C’est une période de fuite : Hitler est emprisonné, Goering a été emmené en Autriche pour échapper aux autorités allemandes qui essaient de lui mettre la main dessus après le putsch manqué…
La situation finit par se stabiliser et l’intelligence d’Hermann Goering retrouve de sa superbe : il met à profit son sens du commerce et son relationnel pour se refaire une situation financière et devenir député… sans compter qu’il touche de juteux dessous-de-table par certaines entreprises allemandes (dont la Lufthansa). Il continuera par la suite à recevoir des participations dans de nombreuses grandes entreprises (Benz, BMW, etc). De quoi se demander combien de sociétés ont contribué à financer le nazisme…
François Kersaudy partage d’ailleurs ce que l’on disait de lui à l’époque et qui ne manque pas d’humour : on le décrivait comme le « prodige du parti nazi » et surtout, comme « le seul homme qui ait dû son ascension à un parachute »… car Göring a construit le début de sa fortune personnelle en agissant comme commercial dans la vente de parachutes !
Ce talent indéniable ne l’empêche pas d’être complètement sous la coupe d’Hitler. Sa servilité va jusqu’au mimétisme, l’homme réutilisant très souvent des formules d’Hitler.
En lisant cette biographie de Goering, j’ai souvent eu la même impression qu’à la lecture des mémoires de l’architecte Albert Speer : l’impression épuisante d’être dans un épisode (un peu trop réel) de Game Of Thrones, tant les jeux de pouvoir étaient multiples et d’une violence inouïe au sein du régime nazi.
Aucune amitié qui tienne, des alliés qui peuvent se transformer en ennemis du jour au lendemain, des rivaux que l’on écarte en produisant de faux documents compromettants au moment opportun, des gens qui travaillent dans l’ombre pendant que d’autres s’approprient les mérites de leurs actions (comme l’infortuné Hans Jeschonnek, chef d’état-major adjoint de la Luftwaffe, qui a souvent assumé les responsabilités d’Hermann Goering à la place de celui-ci et a fini par se suicider)… François Kersaudy propose d’ailleurs la devise « Tous contre tous » qui me semble décrire à merveille les conflits internes du parti nazi.
L’auteur sait bien rappeler, à travers le récit de nombreux épisodes historiques, que l’arrivée au pouvoir des nazis ne s’est pas faite simplement à la faveur d’élections remportées… mais aussi au prix de nombreuses vies humaines, d’assassinats arbitraires sur fond de grande paranoïa conspirationniste…
Au-delà des aspects terriblement noirs du personnage, Hermann Goering a aussi des côtés moins détestables : c’est, par exemple, un grand romantique.

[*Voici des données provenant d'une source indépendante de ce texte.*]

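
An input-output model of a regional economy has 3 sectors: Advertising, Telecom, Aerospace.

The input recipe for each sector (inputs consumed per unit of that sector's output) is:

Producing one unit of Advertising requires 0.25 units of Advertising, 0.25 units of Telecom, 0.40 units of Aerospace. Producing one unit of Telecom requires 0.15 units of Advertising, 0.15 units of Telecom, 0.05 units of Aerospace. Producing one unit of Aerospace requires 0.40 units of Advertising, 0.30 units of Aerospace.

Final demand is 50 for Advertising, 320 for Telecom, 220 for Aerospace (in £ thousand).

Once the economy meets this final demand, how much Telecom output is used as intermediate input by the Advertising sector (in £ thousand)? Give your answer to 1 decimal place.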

Il restera toute sa vie follement amoureux de sa première femme, Carin, à la santé fragile, décédée prématurément à l’aube de ses 43 ans. Il lui dédiera sa propriété entière, baptisée « Carinhall », où il avait une pièce consacrée à la mémoire de sa femme disparue.
Il affichera le même romantisme avec sa seconde épouse, Emmy… et un grand attachement à sa fille Edda. Le médecin qui l’avait suivi lors de son séjour en psychiatrie avait d’ailleurs dit de lui qu’il était « sentimental envers les siens, mais totalement insensible aux autres ».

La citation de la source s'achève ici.